Farklı iktidar odaklarının ortaklığa kar örgütü olan devlet, aynı zamanda bu iktidar odaklarını daha fazla kan kapma amacıyla sürekli birbirleriyle çatışma içerisinde oldukları bir aygıttır. Sümerlerden bu yana yol-yöntemde değişikliklere uğramışsa da, çatışmanın muhtevası kendini her daim olduğu gibi sürdüre gelmiştir. Bu nedenle devlet içinde devlet, paralel devlet, derin devlet vb. tarzı oluşumun iktidar odakları tarzındaki tekel yapılanmasının kaçınılmaz bir gereği ve sonucudur. Çünkü iktidar tekelleri koalisyonunun söz konusu olduğu bir zeminde, şüphesiz varoluşsal olarak bir tekel diğerlerinin aleyhine olarak devlette daha çok pay sahibi ve mümkünse tamamen ele geçirerek bütünen devletin kendisi haline gelmek isteyecektir. Bu devletsel oluşumun doğasında yer bulan ve onun tüm yapısallıklarına yansıyan bir kanundur. Buna tarihsel bir örnek vermek gerekirse, yine bu noktada Nizamülmülk’e baş vurmak güncelle bağ kurmak açısından yararlı olacaktır. Nizamülmülk’ün dönemin veziri olarak devletin vergi gelirlerinden onda bir pay alması, kendine kölelerden 20 bine ulaşan özel bir ordu ve yine özel silah depoları kurması, devlet içinde devlet olmak değilse nedir? Bu konuda Suat Parlar’ın aktardığı şu anektod oldukça ironiktir: Devlet içinde asıl devleti simgeleyen Nizamülmülk’ün oğlu Şemsülmülk, Melikşah’ın Merv’e atadığı askeri komutanı görevden alır ve cezalandırır. Bunun üzerine Melikşah Tacülmülk aracılığıyla büyük vezine şu tehdidi gönderir; “Sen benim memleketimi istila ettin. Memleketimi oğulların, damatların ve kulların arasında öyle paylaştırdın ki, sanki sen saltanatta benim ortağımsın… Sen ne yetkiyle, fermanımız olmadan evlatlarına ülkeler ve kıtalar veriyor, istediğini yapıyorsun? İstermisin ki, önünden hokkanın ve başından sarığın alınmasını buyurayım?” Nizamülmülk’ün Melikşah’a cevabı şöyle olur; “Sultan benim saltanata ortak olduğumu bugün mü biliyor? Benim hokkam ile onun tacı birbirine bağlıdırlar. Ne zaman hokkayı kaldırırsa tac da kalkar.”

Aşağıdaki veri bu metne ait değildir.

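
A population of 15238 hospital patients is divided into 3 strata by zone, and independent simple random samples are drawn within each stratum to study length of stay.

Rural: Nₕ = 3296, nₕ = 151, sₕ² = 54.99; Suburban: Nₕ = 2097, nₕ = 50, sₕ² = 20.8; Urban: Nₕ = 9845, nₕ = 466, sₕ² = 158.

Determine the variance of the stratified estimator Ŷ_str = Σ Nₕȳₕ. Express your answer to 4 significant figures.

3.687 × 10^7

Var(Ŷ_str) = Σₕ Nₕ²(1 − fₕ)sₕ²/nₕ.
Rural: 3296²·(1 − 151/3296)·54.99/151 = 3.7749797 × 10^6.
Suburban: 2097²·(1 − 50/2097)·20.8/50 = 1.7857045 × 10^6.
Urban: 9845²·(1 − 466/9845)·158/466 = 3.1307142 × 10^7.
Sum = 3.6867826 × 10^7.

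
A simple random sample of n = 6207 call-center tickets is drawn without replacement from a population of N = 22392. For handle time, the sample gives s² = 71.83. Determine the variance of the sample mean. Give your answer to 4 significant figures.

Under SRS without replacement, Var(ȳ) = (1 − f)·s²/n with f = n/N = 6207/22392 = 0.27719721.
Var(ȳ) = (1 − 0.27719721)·71.83/6207 = 0.72280279·0.011572418 = 0.0083645762.

0.008365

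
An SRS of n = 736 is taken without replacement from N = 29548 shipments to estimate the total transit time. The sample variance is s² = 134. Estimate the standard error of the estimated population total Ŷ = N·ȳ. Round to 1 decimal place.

12449.9

Var(Ŷ) = N²·Var(ȳ) = N²·(1 − n/N)·s²/n.
f = 736/29548 = 0.02490862; Var(ȳ) = 0.97509138·134/736 = 0.17753022.
Var(Ŷ) = 29548² · 0.17753022 = 1.5499885 × 10^8.
SE(Ŷ) = √(1.5499885 × 10^8) = 12449.9.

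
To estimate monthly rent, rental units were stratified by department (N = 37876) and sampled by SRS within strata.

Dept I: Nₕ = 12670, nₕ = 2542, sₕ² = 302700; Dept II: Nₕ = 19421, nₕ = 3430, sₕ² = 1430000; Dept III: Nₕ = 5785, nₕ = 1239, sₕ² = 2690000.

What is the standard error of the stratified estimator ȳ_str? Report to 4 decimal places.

Var(ȳ_str) = Σₕ Wₕ²(1 − fₕ)sₕ²/nₕ with Wₕ = Nₕ/N, N = 37876.
Dept I: Wₕ = 0.33451262; term = 0.33451262²·(1 − 0.20063141)·302700/2542 = 10.651456.
Dept II: Wₕ = 0.51275214; term = 0.51275214²·(1 − 0.17661294)·1430000/3430 = 90.252848.
Dept III: Wₕ = 0.15273524; term = 0.15273524²·(1 − 0.21417459)·2690000/1239 = 39.800227.
Sum = 140.70453.
SE = √(140.70453) = 11.8619.

11.8619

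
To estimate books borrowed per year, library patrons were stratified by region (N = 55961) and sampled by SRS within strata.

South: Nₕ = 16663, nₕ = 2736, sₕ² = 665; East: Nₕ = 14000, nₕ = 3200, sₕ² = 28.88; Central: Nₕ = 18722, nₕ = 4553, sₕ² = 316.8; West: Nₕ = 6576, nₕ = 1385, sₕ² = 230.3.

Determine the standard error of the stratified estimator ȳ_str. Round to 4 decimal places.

Var(ȳ_str) = Σₕ Wₕ²(1 − fₕ)sₕ²/nₕ with Wₕ = Nₕ/N, N = 55961.
South: Wₕ = 0.29776094; term = 0.29776094²·(1 − 0.16419612)·665/2736 = 0.018011314.
East: Wₕ = 0.25017423; term = 0.25017423²·(1 − 0.22857143)·28.88/3200 = 4.3574064 × 10^-4.
Central: Wₕ = 0.33455442; term = 0.33455442²·(1 − 0.24318983)·316.8/4553 = 0.0058939715.
West: Wₕ = 0.11751041; term = 0.11751041²·(1 − 0.21061436)·230.3/1385 = 0.0018125336.
Sum = 0.02615356.
SE = √(0.02615356) = 0.1617.

0.1617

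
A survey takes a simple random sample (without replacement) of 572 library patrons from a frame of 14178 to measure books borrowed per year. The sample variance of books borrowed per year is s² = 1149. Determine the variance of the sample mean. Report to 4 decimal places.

Under SRS without replacement, Var(ȳ) = (1 − f)·s²/n with f = n/N = 572/14178 = 0.04034420.
Var(ȳ) = (1 − 0.04034420)·1149/572 = 0.95965580·2.0087413 = 1.9277002.

1.9277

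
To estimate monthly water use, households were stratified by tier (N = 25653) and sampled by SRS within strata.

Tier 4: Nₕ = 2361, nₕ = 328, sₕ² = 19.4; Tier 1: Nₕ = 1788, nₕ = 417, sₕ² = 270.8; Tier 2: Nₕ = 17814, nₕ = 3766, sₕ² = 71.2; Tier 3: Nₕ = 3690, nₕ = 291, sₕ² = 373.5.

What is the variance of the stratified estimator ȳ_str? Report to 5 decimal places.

0.03450

Var(ȳ_str) = Σₕ Wₕ²(1 − fₕ)sₕ²/nₕ with Wₕ = Nₕ/N, N = 25653.
Tier 4: Wₕ = 0.09203602; term = 0.09203602²·(1 − 0.13892418)·19.4/328 = 4.3140476 × 10^-4.
Tier 1: Wₕ = 0.06969945; term = 0.06969945²·(1 − 0.23322148)·270.8/417 = 0.00241903.
Tier 2: Wₕ = 0.69442171; term = 0.69442171²·(1 − 0.21140676)·71.2/3766 = 0.0071895102.
Tier 3: Wₕ = 0.14384283; term = 0.14384283²·(1 − 0.07886179)·373.5/291 = 0.024462387.
Sum = 0.034502332.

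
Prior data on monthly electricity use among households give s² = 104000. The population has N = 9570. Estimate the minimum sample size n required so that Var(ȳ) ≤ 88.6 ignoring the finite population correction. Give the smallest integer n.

Without fpc, n₀ = s²/D = 104000/88.6 = 1173.8149.
Rounding up, n = 1174.

1174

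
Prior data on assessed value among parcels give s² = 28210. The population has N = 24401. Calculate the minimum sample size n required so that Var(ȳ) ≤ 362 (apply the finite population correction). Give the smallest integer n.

78

Without fpc, n₀ = s²/D = 28210/362 = 77.9282.
With fpc, (1 − n/N)·s²/n ≤ D requires n ≥ n₀/(1 + n₀/N) = 77.9282/(1 + 77.9282/24401) = 77.6801.
Rounding up, n = 78.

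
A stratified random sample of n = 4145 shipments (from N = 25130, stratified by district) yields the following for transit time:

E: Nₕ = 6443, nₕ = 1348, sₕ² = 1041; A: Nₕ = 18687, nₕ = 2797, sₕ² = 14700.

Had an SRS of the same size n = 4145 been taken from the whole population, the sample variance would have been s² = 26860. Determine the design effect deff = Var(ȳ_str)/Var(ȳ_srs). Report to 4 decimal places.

0.4641

Var(ȳ_str) = Σ Wₕ²(1−fₕ)sₕ²/nₕ with Wₕ = Nₕ/25130:
  E: (6443/25130)²·(1−1348/6443)·1041/1348 = 0.040142848
  A: (18687/25130)²·(1−2797/18687)·14700/2797 = 2.4711743
  → Var(ȳ_str) = 2.5113171.
Var(ȳ_srs) = (1 − 4145/25130)·26860/4145 = 5.4112545.
deff = 2.5113171 / 5.4112545 = 0.4641.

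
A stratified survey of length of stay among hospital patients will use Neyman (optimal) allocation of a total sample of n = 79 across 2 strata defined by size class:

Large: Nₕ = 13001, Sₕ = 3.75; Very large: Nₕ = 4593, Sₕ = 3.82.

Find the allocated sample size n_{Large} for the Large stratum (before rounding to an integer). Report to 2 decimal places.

58.09

Neyman allocation: nₕ = n·NₕSₕ / Σⱼ NⱼSⱼ.
Σ NⱼSⱼ = 13001·3.75 + 4593·3.82 = 66299.01.
n_{Large} = 79·13001·3.75 / 66299.01 = 58.09.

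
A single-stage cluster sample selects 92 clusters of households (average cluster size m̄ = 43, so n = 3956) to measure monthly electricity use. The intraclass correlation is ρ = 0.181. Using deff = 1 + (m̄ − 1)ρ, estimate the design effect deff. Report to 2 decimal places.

8.60

deff = 1 + (43 − 1)·0.181 = 1 + 7.602 = 8.602.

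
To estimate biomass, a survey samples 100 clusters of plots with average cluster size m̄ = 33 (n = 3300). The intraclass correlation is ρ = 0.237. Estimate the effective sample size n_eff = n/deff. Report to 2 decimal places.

384.44

deff = 1 + (33 − 1)·0.237 = 1 + 7.584 = 8.584.
n_eff = 3300 / 8.584 = 384.44.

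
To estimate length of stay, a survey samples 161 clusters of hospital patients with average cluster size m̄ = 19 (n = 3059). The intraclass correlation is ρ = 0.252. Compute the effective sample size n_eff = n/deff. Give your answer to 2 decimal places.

552.57

deff = 1 + (19 − 1)·0.252 = 1 + 4.536 = 5.536.
n_eff = 3059 / 5.536 = 552.57.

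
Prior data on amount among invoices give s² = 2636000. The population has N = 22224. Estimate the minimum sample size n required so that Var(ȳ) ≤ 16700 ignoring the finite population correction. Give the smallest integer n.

Without fpc, n₀ = s²/D = 2636000/16700 = 157.8443.
Rounding up, n = 158.

158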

Uygarlık sisteminin çekirdeği olan devlet, anti-toplumcu özelliğiyle sadece toplumla değil, geliştirdiği ölçüsüz endüstriyalizmle doğayla, tabiatla da savaş halindedir. Komünal demokratik olan toplumsal yaşam alanına eşitsizliği, sömürüyü, mülkiyeti, hakimiyet ve tahakkümü yerleştirerek insan doğasına yönelik en büyük saldırıyı yapmıştı. “Kasap tarzı kültürel bütünlüğü parçalayıp doğrama hareketi” olarak ulus-devlet, ulusu bir cumhuriyet haline getirmenin ve demokratik toplum anlayışıyla buluşturmanın değil, özne-nesne ayrımına tabi tutarak kullaştırmanın ve modern köleliğe yatırmanın malzemesi, ham maddesi haline getirmiştir. Adı ister, Fars-Türk, ister Arap, Ermeni vb. olsun farketmez, her ulus devletle aslında ihanete uğramış, kendi olmaktan çıkarılmış, otantikliğini yitirdiği ölçüde de ruhunu ve bilincini kaybetmiş, sonuçta taklitten ve tabeladan ibaret bir “ölü canlar” topluluğuna dönüşmüştür. Ulusların ulus-devletle karşı karşıya kaldıkları ihanetin bedeli, günümüzde çözümsüzlük, tıkanma, yozlaşma, çürüme, iç çatışma ve çözülme biçiminde tekrardan topluma ödettirilmektedir. Ulus-devlet olgusunun ulusun başına musallat ettirilmiş bir bela olduğu gerçeği, bugün her yönüyle daha iyi anlaşılmaktadır. Siyaset felsefeyi, tıkanmanın ve çözümsüzlüğün vuku bulduğu yerde çözümü başlangıçteki kurucu ilkelere dönüşte ve kurucu ilkeleri yenileyerek güncelleştirmekte bulur. Spinoza bunu, “dini cemaatlerin ya da devletlerin uzun süreli olabilmesi için gerekli olan, sık sık başlangıç ilkelerine uygun şekilde yenilenmelilerdir” tarzında ortaya koyarken, Machiavelli daha geniş bir perspektiften tanımlamayı tercih eden; “özgür bir siyasal yaşamın ön koşulu, belirli aralıklarla kurucu momentlere, başlangıca geri dönebilmektir; bu sayede sosyal ve siyasal düzen kendisini tazeleyebilir.”
Öcalan’ın “Ortadoğu jeokültürünü, jeopolitikasına yansıtılmak durumundadır” vurgusunu da bu bağlamda değerlendirmek lazım gelir. Ortadoğu’da başlangıç, ahlaki-politik ve demokratik temeldedir. Kurucu ilkeler, bu temelleri üzerinden komünal ve konfederal değerler kapsamında oluşmuştur. O halde birbiri için yaşamanın, dayanışmanın temel yaşam felsefesi olduğu, kimsenin özne-nesne ayrımına tabi tutulmadığı, eşitsizlerin eşitliğinin sağlandığı, doğa ve onun tüm bileşenleriyle uyumluluğu görüldüğü komünal yaşam, esas kurucu ilke konumundadır. Bu durumda da kurucu ilkelere dönüş, ya da kurucu ilkelerin yenilenmesinden anlaşılması gereken, toplumun komünal ve demokratik özünün yeniden canlandırılmasıdır. Demokratik ulus inşasının Demokratik Ortadoğu Federasyonu’nun, Ortadoğu jeopolitikası haline getirilmesidir.